Helen the hippo is my friend at the moment. My little girl is learning how to read, and Helen is the type of character that is helping her to do so. It has been wonderful and fascinating to see the transition from knowing the alphabet to putting words together. Today, in the car, while we were waiting outside of the music school for my oldest son, Domini picked up some books that we keep in the back. To my amazement she slowly started to spell out the words, reading slowly. Every now and then, she would get a word wrong or guess it, but I noticed that she would recognize the first two letters in each word, and often the last one or two. In English, you have to use tricks like that because we have so many odd spellings: the silent e's, the silent gh's, the ph's, and the wh's that can be anything from 'what' to 'who'. Believe me, native English speakers have a hard enough time learning how to read English, not just the non-natives. My daughter squealed with delight when I would say,"Yep, you got that right." Her sense of satisfaction is tremendous; at last she can tell her brothers, who are all readers, that she too can do what they do. Good for her! Now I can get out the series of beginners books that I have used with the boys, and they can be kept in her room. Helen the hippo comes from this series, along with Olive the octopus, and Suzy the snake. The books work their way through the alphabet, introducing what we call 'sight words', those common English words that have to be memorized because they are essential, and a lot of them are irregular. Some of these words that you will be familiar with are: there, their, who, what, one, two, eight, night, and the list goes on. I've noticed, when I volunteer in Robert's class, that children's books use a lot of patterns, rhyme, and humor or surprize to keep the children's attention, and to make the words memorable. You'll find sentences like: 
                     Zoe the zebra likes to cook,
                    she gets her instructions from the book.

This is a good technique for those of you who are learning English.
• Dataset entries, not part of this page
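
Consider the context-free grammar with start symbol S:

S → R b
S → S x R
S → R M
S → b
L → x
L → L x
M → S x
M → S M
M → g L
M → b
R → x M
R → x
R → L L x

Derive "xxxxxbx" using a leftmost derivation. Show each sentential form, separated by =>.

S => RM   [S → R M]
RM => LLxM   [R → L L x]
LLxM => LxLxM   [L → L x]
LxLxM => xxLxM   [L → x]
xxLxM => xxxxM   [L → x]
xxxxM => xxxxSx   [M → S x]
xxxxSx => xxxxRMx   [S → R M]
xxxxRMx => xxxxxMx   [R → x]
xxxxxMx => xxxxxbx   [M → b]

S => RM => LLxM => LxLxM => xxLxM => xxxxM => xxxxSx => xxxxRMx => xxxxxMx => xxxxxbx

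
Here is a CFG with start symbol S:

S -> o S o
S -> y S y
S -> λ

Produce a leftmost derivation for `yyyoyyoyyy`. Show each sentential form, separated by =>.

S => ySy   [S -> y S y]
ySy => yySyy   [S -> y S y]
yySyy => yyySyyy   [S -> y S y]
yyySyyy => yyyoSoyyy   [S -> o S o]
yyyoSoyyy => yyyoySyoyyy   [S -> y S y]
yyyoySyoyyy => yyyoyyoyyy   [S -> λ]

S => ySy => yySyy => yyySyyy => yyyoSoyyy => yyyoySyoyyy => yyyoyyoyyy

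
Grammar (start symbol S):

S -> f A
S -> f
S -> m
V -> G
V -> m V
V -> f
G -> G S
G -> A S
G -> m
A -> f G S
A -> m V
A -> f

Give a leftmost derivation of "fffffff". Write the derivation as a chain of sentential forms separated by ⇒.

S ⇒ fA ⇒ ffGS ⇒ ffGSS ⇒ ffASSS ⇒ fffSSS ⇒ ffffSS ⇒ fffffAS ⇒ ffffffS ⇒ fffffff

S ⇒ fA   [S -> f A]
fA ⇒ ffGS   [A -> f G S]
ffGS ⇒ ffGSS   [G -> G S]
ffGSS ⇒ ffASSS   [G -> A S]
ffASSS ⇒ fffSSS   [A -> f]
fffSSS ⇒ ffffSS   [S -> f]
ffffSS ⇒ fffffAS   [S -> f A]
fffffAS ⇒ ffffffS   [A -> f]
ffffffS ⇒ fffffff   [S -> f]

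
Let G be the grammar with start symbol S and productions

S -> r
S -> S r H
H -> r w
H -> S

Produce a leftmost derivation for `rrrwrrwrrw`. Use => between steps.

S => SrH   [S -> S r H]
SrH => SrHrH   [S -> S r H]
SrHrH => SrHrHrH   [S -> S r H]
SrHrHrH => rrHrHrH   [S -> r]
rrHrHrH => rrrwrHrH   [H -> r w]
rrrwrHrH => rrrwrrwrH   [H -> r w]
rrrwrrwrH => rrrwrrwrrw   [H -> r w]

S => SrH => SrHrH => SrHrHrH => rrHrHrH => rrrwrHrH => rrrwrrwrH => rrrwrrwrrw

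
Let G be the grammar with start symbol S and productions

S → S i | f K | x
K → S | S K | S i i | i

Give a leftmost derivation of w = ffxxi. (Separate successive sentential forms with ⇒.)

S ⇒ fK ⇒ fSK ⇒ ffKK ⇒ ffSK ⇒ ffxK ⇒ ffxSK ⇒ ffxxK ⇒ ffxxi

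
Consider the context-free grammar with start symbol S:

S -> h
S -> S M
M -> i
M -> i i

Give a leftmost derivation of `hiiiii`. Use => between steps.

S => SM => SMM => SMMM => hMMM => hiiMM => hiiiiM => hiiiii

S => SM   [S -> S M]
SM => SMM   [S -> S M]
SMM => SMMM   [S -> S M]
SMMM => hMMM   [S -> h]
hMMM => hiiMM   [M -> i i]
hiiMM => hiiiiM   [M -> i i]
hiiiiM => hiiiii   [M -> i]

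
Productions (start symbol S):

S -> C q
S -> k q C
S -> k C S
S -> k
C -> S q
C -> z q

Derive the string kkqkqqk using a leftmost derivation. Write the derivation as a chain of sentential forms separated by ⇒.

S ⇒ kCS   [S -> k C S]
kCS ⇒ kSqS   [C -> S q]
kSqS ⇒ kkqCqS   [S -> k q C]
kkqCqS ⇒ kkqSqqS   [C -> S q]
kkqSqqS ⇒ kkqkqqS   [S -> k]
kkqkqqS ⇒ kkqkqqk   [S -> k]

S⇒kCS⇒kSqS⇒kkqCqS⇒kkqSqqS⇒kkqkqqS⇒kkqkqqk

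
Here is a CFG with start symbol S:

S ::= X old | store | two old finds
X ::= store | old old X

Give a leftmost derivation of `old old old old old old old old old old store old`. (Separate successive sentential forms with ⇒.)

S ⇒ X old ⇒ old old X old ⇒ old old old old X old ⇒ old old old old old old X old ⇒ old old old old old old old old X old ⇒ old old old old old old old old old old X old ⇒ old old old old old old old old old old store old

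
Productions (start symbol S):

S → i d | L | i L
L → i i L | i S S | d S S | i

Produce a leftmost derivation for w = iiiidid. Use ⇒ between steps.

S ⇒ L   [S → L]
L ⇒ iiL   [L → i i L]
iiL ⇒ iiiSS   [L → i S S]
iiiSS ⇒ iiiidS   [S → i d]
iiiidS ⇒ iiiidid   [S → i d]

S⇒L⇒iiL⇒iiiSS⇒iiiidS⇒iiiidid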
If you make up some sentences that rhyme and have a pattern or are funny or bizarre, the chances are that you will easily remember all of the vocabulary and how to use it. So:

                      If you follow these podcasts it will not hurt,
                      the world will say you're an English expert!

Grammar notes.

Common expressions: at the moment, every now and then, good for (person), the chances are.

1. Professor Penguin is busy at the moment; he will be available shortly.

2. Every now and then, Lucy the lion will visit her neighbor Betty the bear for a cup of tea.

3. David, the doggy detective, cracked the case. He solved the crime, good for him!

4. If you play roughly with the kitten, the chances are you will get bitten.

Begeebees. Similar in meaning to completely, utterly, the tar, or heck.


1. I rubbed the begeebees (heck) out of the stain on the carpet, but it still wouldn't come out.

I rubbed the stain on the carpet completely, but it still wouldn't come out.

2. The boxers beat the begeebees (tar) out of eachother, and had to be taken to hospital.

3. What the begeebees (heck) do you think you are doing?

eleven and a half years ago

Hello! Anna

Thanks for your explanation. Congratulations. Her Podcasts were already very good; now they are getting better.